Your Will guarantees your assets are distributed in the way you want when you
die. If you don’t have a Will, you don’t have a say.

What is a Will?

A Will is a legal document that enables specified people (your Executors) to distribute your assets according to your wishes when you die.

Your assets include your house, land, car, shares, bank accounts, insurance policies and any other goods that you own.

The Will sets out which asset goes to which “beneficiary”. Beneficiaries can be family members, friends, or even charities and organizations.

If you have a young family, your Will can also state who is to be the legal guardian of your children.

What if I die without a Will i.e. “Intestate”?

If you don’t have a Will, you don’t have a say in how your assets will be distributed as your assets will be distributed according to a rigid formula set down by law. Your children or other minors in your care may not receive the protection you would have wished.

Your estate may be administered by someone you would not have appointed!

If you have no relatives, it is possible your assets will go to the Government.

For all these reasons, it is wise to make a Will. Any person over the age of eighteen years and of sound mind can make a Will.

How can Hefferan & Co. Solicitors help me to prepare my Will?

We can help you in the following ways:
  • Making sure the Will is valid – that is, properly drawn up, and correctly signed and witnessed.
  • Making sure your wishes are clearly recorded.
  • Making sure you have made adequate provision for your spouse and children, including who should be the legal guardian of your children.
  • Advising you on choosing an Executor and on the Executor’s right to be paid for his or her time and trouble.
  • Advising you on the possibility of claims against your estate.
Can I alter my Will?

A Will only takes effect at the time of death. You are therefore free to alter your Will in writing at any time and as often as you wish.

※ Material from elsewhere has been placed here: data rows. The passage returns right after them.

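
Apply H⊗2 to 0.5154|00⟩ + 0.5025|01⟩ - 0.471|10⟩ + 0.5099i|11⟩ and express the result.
(0.2735 + 0.255i)|00⟩ + (-0.2291 - 0.255i)|01⟩ + (0.7445 - 0.255i)|10⟩ + (0.242 + 0.255i)|11⟩

H⊗2 gives amp(|y⟩) = (1/2) Σ_x (−1)^(x·y) amp(|x⟩), where x·y is the number of positions in which both x and y have a 1.
|00⟩: (0.5154 + 0.5025 - 0.471 + 0.5099i)/2 = (0.2735 + 0.255i)
|01⟩: (0.5154 - 0.5025 - 0.471 - 0.5099i)/2 = (-0.2291 - 0.255i)
|10⟩: (0.5154 + 0.5025 + 0.471 - 0.5099i)/2 = (0.7445 - 0.255i)
|11⟩: (0.5154 - 0.5025 + 0.471 + 0.5099i)/2 = (0.242 + 0.255i)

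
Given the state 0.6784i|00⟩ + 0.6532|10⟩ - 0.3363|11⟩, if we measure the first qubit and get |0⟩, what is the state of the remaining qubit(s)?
i|0⟩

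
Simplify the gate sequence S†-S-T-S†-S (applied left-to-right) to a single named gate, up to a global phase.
T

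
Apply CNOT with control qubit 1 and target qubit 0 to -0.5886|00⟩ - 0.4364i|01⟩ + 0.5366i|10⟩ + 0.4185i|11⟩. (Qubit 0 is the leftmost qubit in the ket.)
-0.5886|00⟩ + 0.4185i|01⟩ + 0.5366i|10⟩ - 0.4364i|11⟩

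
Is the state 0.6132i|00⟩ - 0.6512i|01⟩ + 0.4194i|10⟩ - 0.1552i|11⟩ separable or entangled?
Entangled

Writing the state as a|00⟩ + b|01⟩ + c|10⟩ + d|11⟩, it is a product state iff ad − bc = 0.
Here (a, b, c, d) = (0.6132i, -0.6512i, 0.4194i, -0.1552i): ad − bc = (0.6132i)(-0.1552i) − (-0.6512i)(0.4194i) = -0.1779 ≠ 0, so the state is entangled.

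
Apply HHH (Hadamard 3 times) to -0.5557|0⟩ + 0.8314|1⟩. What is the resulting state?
0.1949|0⟩ - 0.9808|1⟩

H² = I, so H^3 = H: a single Hadamard. With (a, b) = (-0.5557, 0.8314), H gives ((a + b)/√2, (a − b)/√2) = (0.1949, -0.9808).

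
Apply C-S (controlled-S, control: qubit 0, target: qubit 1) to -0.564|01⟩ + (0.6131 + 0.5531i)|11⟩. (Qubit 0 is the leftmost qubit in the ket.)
-0.564|01⟩ + (-0.5531 + 0.6131i)|11⟩

C-S leaves the control-|0⟩ kets |00⟩, |01⟩ unchanged and applies S to qubit 1 on the control-|1⟩ pair (|10⟩, |11⟩).
S = [[1, 0], [0, i]].
With a = amp(|10⟩) = 0 and b = amp(|11⟩) = (0.6131 + 0.5531i):
new amp(|10⟩) = (1)·a = 0
new amp(|11⟩) = (i)·b = (-0.5531 + 0.6131i)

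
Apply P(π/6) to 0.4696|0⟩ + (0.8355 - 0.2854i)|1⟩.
0.4696|0⟩ + (0.8663 + 0.1706i)|1⟩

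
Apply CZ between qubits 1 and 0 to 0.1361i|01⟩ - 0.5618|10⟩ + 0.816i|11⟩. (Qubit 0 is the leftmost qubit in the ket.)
0.1361i|01⟩ - 0.5618|10⟩ - 0.816i|11⟩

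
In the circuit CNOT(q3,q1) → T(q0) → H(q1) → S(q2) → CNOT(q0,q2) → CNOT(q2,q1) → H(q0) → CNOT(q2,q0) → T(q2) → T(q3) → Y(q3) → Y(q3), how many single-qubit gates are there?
8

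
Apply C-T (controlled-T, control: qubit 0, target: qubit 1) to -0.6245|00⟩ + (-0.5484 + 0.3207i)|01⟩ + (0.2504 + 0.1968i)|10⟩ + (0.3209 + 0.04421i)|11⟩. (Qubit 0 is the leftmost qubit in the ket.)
-0.6245|00⟩ + (-0.5484 + 0.3207i)|01⟩ + (0.2504 + 0.1968i)|10⟩ + (0.1956 + 0.2582i)|11⟩

C-T leaves the control-|0⟩ kets |00⟩, |01⟩ unchanged and applies T to qubit 1 on the control-|1⟩ pair (|10⟩, |11⟩).
T = [[1, 0], [0, (1/√2 + (1/√2)i)]].
With a = amp(|10⟩) = (0.2504 + 0.1968i) and b = amp(|11⟩) = (0.3209 + 0.04421i):
new amp(|10⟩) = (1)·a = (0.2504 + 0.1968i)
new amp(|11⟩) = (1/√2 + (1/√2)i)·b = (0.1956 + 0.2582i)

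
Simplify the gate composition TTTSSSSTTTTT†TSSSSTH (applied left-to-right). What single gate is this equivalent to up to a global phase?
H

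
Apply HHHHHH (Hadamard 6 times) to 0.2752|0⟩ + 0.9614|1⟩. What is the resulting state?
0.2752|0⟩ + 0.9614|1⟩

H² = I, so an even number of Hadamards cancels: H^6 = I and the state is unchanged.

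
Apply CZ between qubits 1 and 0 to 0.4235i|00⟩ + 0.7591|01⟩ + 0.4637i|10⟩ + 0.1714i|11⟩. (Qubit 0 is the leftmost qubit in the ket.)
0.4235i|00⟩ + 0.7591|01⟩ + 0.4637i|10⟩ - 0.1714i|11⟩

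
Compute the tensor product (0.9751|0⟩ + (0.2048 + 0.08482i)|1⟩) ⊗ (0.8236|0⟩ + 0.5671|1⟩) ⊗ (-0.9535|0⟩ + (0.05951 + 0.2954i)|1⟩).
-0.7657|000⟩ + (0.04779 + 0.2372i)|001⟩ - 0.5273|010⟩ + (0.03291 + 0.1634i)|011⟩ + (-0.1608 - 0.06661i)|100⟩ + (-0.0106 + 0.05398i)|101⟩ + (-0.1107 - 0.04586i)|110⟩ + (-0.007298 + 0.03717i)|111⟩

amp(|b₁b₂…⟩) = product of the factor amplitudes for bits b₁, b₂, …; only kets whose every factor amplitude is nonzero survive.
|000⟩: (0.9751)(0.8236)(-0.9535) = -0.7657
|001⟩: (0.9751)(0.8236)(0.05951 + 0.2954i) = (0.04779 + 0.2372i)
|010⟩: (0.9751)(0.5671)(-0.9535) = -0.5273
|011⟩: (0.9751)(0.5671)(0.05951 + 0.2954i) = (0.03291 + 0.1634i)
|100⟩: (0.2048 + 0.08482i)(0.8236)(-0.9535) = (-0.1608 - 0.06661i)
|101⟩: (0.2048 + 0.08482i)(0.8236)(0.05951 + 0.2954i) = (-0.0106 + 0.05398i)
|110⟩: (0.2048 + 0.08482i)(0.5671)(-0.9535) = (-0.1107 - 0.04586i)
|111⟩: (0.2048 + 0.08482i)(0.5671)(0.05951 + 0.2954i) = (-0.007298 + 0.03717i)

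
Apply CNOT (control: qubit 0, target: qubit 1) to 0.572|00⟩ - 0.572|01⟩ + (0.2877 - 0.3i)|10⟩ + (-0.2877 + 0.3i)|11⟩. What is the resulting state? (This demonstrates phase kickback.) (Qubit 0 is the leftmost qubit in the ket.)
0.572|00⟩ - 0.572|01⟩ + (-0.2877 + 0.3i)|10⟩ + (0.2877 - 0.3i)|11⟩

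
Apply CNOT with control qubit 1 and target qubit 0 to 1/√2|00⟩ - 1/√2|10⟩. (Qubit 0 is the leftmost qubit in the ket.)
1/√2|00⟩ - 1/√2|10⟩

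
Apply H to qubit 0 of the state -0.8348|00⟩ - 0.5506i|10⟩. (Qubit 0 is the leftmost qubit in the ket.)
(-0.5903 - 0.3893i)|00⟩ + (-0.5903 + 0.3893i)|10⟩

H on qubit 0 mixes each pair of kets that differ only in qubit 0: amplitudes (a, b) of (|…0…⟩, |…1…⟩) become ((a + b)/√2, (a − b)/√2). Kets absent from the input have amplitude 0.
(|00⟩, |10⟩): (a, b) = (-0.8348, -0.5506i) → ((-0.5903 - 0.3893i), (-0.5903 + 0.3893i))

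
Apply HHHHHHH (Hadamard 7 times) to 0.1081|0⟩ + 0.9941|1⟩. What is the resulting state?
0.7794|0⟩ - 0.6265|1⟩

H² = I, so H^7 = H: a single Hadamard. With (a, b) = (0.1081, 0.9941), H gives ((a + b)/√2, (a − b)/√2) = (0.7794, -0.6265).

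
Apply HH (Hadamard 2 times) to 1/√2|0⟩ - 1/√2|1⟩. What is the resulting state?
1/√2|0⟩ - 1/√2|1⟩

H² = I, so an even number of Hadamards cancels: H^2 = I and the state is unchanged.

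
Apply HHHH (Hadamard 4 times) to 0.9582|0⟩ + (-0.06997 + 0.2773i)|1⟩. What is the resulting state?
0.9582|0⟩ + (-0.06997 + 0.2773i)|1⟩

H² = I, so an even number of Hadamards cancels: H^4 = I and the state is unchanged.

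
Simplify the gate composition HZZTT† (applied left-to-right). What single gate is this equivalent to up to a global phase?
H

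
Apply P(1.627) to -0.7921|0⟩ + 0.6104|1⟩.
-0.7921|0⟩ + (-0.03429 + 0.6094i)|1⟩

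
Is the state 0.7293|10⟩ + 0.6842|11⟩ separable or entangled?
Separable

Writing the state as a|00⟩ + b|01⟩ + c|10⟩ + d|11⟩, it is a product state iff ad − bc = 0.
Here (a, b, c, d) = (0, 0, 0.7293, 0.6842): ad − bc = (0)(0.6842) − (0)(0.7293) = 0, so the state is separable.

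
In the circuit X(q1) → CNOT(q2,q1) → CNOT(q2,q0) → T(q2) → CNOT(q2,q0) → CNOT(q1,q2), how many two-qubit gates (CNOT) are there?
4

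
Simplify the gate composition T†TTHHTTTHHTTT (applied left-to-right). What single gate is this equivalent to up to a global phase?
T†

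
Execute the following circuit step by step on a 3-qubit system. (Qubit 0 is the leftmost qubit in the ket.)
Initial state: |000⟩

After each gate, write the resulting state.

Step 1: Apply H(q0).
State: 1/√2|000⟩ + 1/√2|100⟩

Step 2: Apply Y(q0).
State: -(1/√2)i|000⟩ + (1/√2)i|100⟩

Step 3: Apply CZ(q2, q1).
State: -(1/√2)i|000⟩ + (1/√2)i|100⟩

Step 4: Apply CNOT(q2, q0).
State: -(1/√2)i|000⟩ + (1/√2)i|100⟩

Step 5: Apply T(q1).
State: -(1/√2)i|000⟩ + (1/√2)i|100⟩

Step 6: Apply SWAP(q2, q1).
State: -(1/√2)i|000⟩ + (1/√2)i|100⟩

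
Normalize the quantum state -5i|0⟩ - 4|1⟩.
-0.7809i|0⟩ - 0.6247|1⟩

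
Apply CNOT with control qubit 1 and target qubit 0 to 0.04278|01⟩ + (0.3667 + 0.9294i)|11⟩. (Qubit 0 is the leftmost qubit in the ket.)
(0.3667 + 0.9294i)|01⟩ + 0.04278|11⟩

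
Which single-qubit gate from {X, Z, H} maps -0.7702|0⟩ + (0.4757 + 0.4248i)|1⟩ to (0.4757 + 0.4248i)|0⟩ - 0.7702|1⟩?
X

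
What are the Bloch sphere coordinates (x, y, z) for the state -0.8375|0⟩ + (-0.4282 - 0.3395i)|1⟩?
(0.7172, 0.5687, 0.4028)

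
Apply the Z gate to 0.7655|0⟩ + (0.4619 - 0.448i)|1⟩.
0.7655|0⟩ + (-0.4619 + 0.448i)|1⟩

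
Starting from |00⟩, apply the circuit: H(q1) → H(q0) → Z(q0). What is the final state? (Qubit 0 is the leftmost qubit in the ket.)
1/2|00⟩ + 1/2|01⟩ - 1/2|10⟩ - 1/2|11⟩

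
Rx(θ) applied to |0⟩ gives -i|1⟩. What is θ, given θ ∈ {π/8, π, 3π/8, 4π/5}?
π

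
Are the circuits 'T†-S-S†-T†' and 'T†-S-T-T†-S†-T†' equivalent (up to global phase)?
Yes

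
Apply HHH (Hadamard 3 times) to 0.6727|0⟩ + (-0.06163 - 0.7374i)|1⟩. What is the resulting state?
(0.4321 - 0.5214i)|0⟩ + (0.5192 + 0.5214i)|1⟩

H² = I, so H^3 = H: a single Hadamard. With (a, b) = (0.6727, (-0.06163 - 0.7374i)), H gives ((a + b)/√2, (a − b)/√2) = ((0.4321 - 0.5214i), (0.5192 + 0.5214i)).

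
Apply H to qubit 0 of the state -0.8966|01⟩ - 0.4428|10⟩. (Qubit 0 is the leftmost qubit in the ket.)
-0.3131|00⟩ - 0.634|01⟩ + 0.3131|10⟩ - 0.634|11⟩

H on qubit 0 mixes each pair of kets that differ only in qubit 0: amplitudes (a, b) of (|…0…⟩, |…1…⟩) become ((a + b)/√2, (a − b)/√2). Kets absent from the input have amplitude 0.
(|00⟩, |10⟩): (a, b) = (0, -0.4428) → (-0.3131, 0.3131)
(|01⟩, |11⟩): (a, b) = (-0.8966, 0) → (-0.634, -0.634)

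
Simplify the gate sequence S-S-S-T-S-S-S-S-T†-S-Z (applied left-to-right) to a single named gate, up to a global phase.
Z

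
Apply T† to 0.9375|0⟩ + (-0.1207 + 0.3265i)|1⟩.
0.9375|0⟩ + (0.1455 + 0.3162i)|1⟩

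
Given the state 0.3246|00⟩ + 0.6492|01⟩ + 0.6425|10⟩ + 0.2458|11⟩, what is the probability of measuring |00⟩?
0.1054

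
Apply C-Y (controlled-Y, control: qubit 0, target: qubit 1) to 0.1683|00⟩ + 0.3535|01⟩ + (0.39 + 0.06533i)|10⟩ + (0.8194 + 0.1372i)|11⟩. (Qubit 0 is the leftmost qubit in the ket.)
0.1683|00⟩ + 0.3535|01⟩ + (0.1372 - 0.8194i)|10⟩ + (-0.06533 + 0.39i)|11⟩

C-Y leaves the control-|0⟩ kets |00⟩, |01⟩ unchanged and applies Y to qubit 1 on the control-|1⟩ pair (|10⟩, |11⟩).
Y = [[0, -i], [i, 0]].
With a = amp(|10⟩) = (0.39 + 0.06533i) and b = amp(|11⟩) = (0.8194 + 0.1372i):
new amp(|10⟩) = (-i)·b = (0.1372 - 0.8194i)
new amp(|11⟩) = (i)·a = (-0.06533 + 0.39i)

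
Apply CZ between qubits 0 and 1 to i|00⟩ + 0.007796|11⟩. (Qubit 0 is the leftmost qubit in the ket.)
i|00⟩ - 0.007796|11⟩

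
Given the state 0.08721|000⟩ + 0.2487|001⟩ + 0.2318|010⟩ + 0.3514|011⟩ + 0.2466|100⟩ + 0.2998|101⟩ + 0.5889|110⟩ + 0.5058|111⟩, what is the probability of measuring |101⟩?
0.08988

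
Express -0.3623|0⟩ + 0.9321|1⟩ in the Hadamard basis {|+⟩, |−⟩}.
0.4029|+⟩ - 0.9153|−⟩

With |ψ⟩ = α|0⟩ + β|1⟩, the Hadamard-basis coefficients are ⟨+|ψ⟩ = (α + β)/√2 and ⟨−|ψ⟩ = (α − β)/√2.
Here α = -0.3623, β = 0.9321: (α + β)/√2 = 0.4029, (α − β)/√2 = -0.9153.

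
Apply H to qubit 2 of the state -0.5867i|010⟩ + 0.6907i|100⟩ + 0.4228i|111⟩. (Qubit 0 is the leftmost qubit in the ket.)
-0.4149i|010⟩ - 0.4149i|011⟩ + 0.4884i|100⟩ + 0.4884i|101⟩ + 0.299i|110⟩ - 0.299i|111⟩

H on qubit 2 mixes each pair of kets that differ only in qubit 2: amplitudes (a, b) of (|…0…⟩, |…1…⟩) become ((a + b)/√2, (a − b)/√2). Kets absent from the input have amplitude 0.
(|010⟩, |011⟩): (a, b) = (-0.5867i, 0) → (-0.4149i, -0.4149i)
(|100⟩, |101⟩): (a, b) = (0.6907i, 0) → (0.4884i, 0.4884i)
(|110⟩, |111⟩): (a, b) = (0, 0.4228i) → (0.299i, -0.299i)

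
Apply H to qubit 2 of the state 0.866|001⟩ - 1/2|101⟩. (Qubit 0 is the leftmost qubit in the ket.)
0.6124|000⟩ - 0.6124|001⟩ - 1/√8|100⟩ + 1/√8|101⟩

H on qubit 2 mixes each pair of kets that differ only in qubit 2: amplitudes (a, b) of (|…0…⟩, |…1…⟩) become ((a + b)/√2, (a − b)/√2). Kets absent from the input have amplitude 0.
(|000⟩, |001⟩): (a, b) = (0, 0.866) → (0.6124, -0.6124)
(|100⟩, |101⟩): (a, b) = (0, -1/2) → (-1/√8, 1/√8)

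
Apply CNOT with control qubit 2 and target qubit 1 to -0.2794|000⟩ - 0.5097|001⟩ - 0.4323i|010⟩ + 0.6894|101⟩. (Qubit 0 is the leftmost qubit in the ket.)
-0.2794|000⟩ - 0.4323i|010⟩ - 0.5097|011⟩ + 0.6894|111⟩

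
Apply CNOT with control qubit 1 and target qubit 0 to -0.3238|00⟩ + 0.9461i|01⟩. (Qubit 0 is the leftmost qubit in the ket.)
-0.3238|00⟩ + 0.9461i|11⟩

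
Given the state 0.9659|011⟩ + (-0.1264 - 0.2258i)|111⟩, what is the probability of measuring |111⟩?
0.06696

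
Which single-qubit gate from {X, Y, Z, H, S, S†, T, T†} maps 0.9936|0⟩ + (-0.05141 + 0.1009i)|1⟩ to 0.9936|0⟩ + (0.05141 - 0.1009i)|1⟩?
Z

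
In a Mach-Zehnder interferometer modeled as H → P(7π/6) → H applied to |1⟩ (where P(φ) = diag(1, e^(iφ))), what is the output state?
(0.933 + 0.25i)|0⟩ + (0.06699 - 0.25i)|1⟩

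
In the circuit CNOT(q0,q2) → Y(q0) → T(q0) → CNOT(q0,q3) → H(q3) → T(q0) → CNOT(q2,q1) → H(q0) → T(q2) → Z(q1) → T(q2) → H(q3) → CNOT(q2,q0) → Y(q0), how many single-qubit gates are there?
10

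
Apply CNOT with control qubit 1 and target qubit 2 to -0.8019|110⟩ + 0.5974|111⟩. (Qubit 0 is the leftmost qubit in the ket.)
0.5974|110⟩ - 0.8019|111⟩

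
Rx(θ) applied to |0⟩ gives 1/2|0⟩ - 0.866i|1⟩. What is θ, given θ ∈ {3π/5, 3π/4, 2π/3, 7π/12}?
2π/3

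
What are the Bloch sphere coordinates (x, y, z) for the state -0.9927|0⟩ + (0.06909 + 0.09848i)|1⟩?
(-0.1372, -0.1955, 0.971)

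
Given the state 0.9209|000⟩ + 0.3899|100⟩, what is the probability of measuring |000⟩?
0.8481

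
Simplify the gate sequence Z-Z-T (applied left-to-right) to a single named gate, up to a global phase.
T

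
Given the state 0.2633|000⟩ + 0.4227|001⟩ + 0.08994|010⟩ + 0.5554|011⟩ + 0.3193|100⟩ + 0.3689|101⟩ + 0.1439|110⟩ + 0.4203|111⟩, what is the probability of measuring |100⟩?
0.102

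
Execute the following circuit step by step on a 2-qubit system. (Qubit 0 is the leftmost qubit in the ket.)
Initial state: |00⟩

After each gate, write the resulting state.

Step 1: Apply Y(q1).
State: i|01⟩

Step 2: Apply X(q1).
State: i|00⟩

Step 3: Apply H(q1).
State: (1/√2)i|00⟩ + (1/√2)i|01⟩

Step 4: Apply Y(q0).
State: -1/√2|10⟩ - 1/√2|11⟩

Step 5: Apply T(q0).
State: (-1/2 - (1/2)i)|10⟩ + (-1/2 - (1/2)i)|11⟩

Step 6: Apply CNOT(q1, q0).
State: (-1/2 - (1/2)i)|01⟩ + (-1/2 - (1/2)i)|10⟩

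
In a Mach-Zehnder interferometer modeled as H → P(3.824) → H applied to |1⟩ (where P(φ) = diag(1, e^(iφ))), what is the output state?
(0.888 + 0.3153i)|0⟩ + (0.112 - 0.3153i)|1⟩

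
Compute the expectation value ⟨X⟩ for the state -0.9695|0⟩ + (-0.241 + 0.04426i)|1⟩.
0.4673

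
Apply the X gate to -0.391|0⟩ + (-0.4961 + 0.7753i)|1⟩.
(-0.4961 + 0.7753i)|0⟩ - 0.391|1⟩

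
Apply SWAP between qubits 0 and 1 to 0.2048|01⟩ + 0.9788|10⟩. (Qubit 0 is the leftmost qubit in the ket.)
0.9788|01⟩ + 0.2048|10⟩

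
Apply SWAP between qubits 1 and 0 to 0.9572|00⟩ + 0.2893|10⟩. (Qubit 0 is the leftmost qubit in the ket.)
0.9572|00⟩ + 0.2893|01⟩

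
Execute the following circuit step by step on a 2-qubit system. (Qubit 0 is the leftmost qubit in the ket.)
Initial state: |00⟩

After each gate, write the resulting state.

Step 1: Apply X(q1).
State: |01⟩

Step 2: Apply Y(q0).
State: i|11⟩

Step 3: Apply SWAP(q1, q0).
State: i|11⟩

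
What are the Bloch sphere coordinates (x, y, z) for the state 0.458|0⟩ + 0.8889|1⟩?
(0.8142, 0, -0.5804)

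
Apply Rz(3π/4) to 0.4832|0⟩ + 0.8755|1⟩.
(0.1849 - 0.4464i)|0⟩ + (0.335 + 0.8089i)|1⟩

Rz(3π/4) = [[e^(−iθ/2), 0], [0, e^(iθ/2)]] with e^(±iθ/2) = cos(θ/2) ± i·sin(θ/2); θ = 3π/4, cos(θ/2) ≈ 0.382683, sin(θ/2) ≈ 0.92388.
With a = amp(|0⟩) = 0.4832 and b = amp(|1⟩) = 0.8755:
new amp(|0⟩) = (0.382683 - 0.92388i)·a = (0.1849 - 0.4464i)
new amp(|1⟩) = (0.382683 + 0.92388i)·b = (0.335 + 0.8089i)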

Does marriage affect an existing Will?

Generally, unless the Will specifically states it has been made in contemplation of your forthcoming marriage, it will automatically become invalid when you marry. If you are planning to get married, you should consult us about making the necessary changes to your Will.

Divorce can affect your Will by cancelling any assets you may have giften to your spouse. Separation does not affect your Will however, should you and your spouse separate, you should talk to us about the need to make a new Will.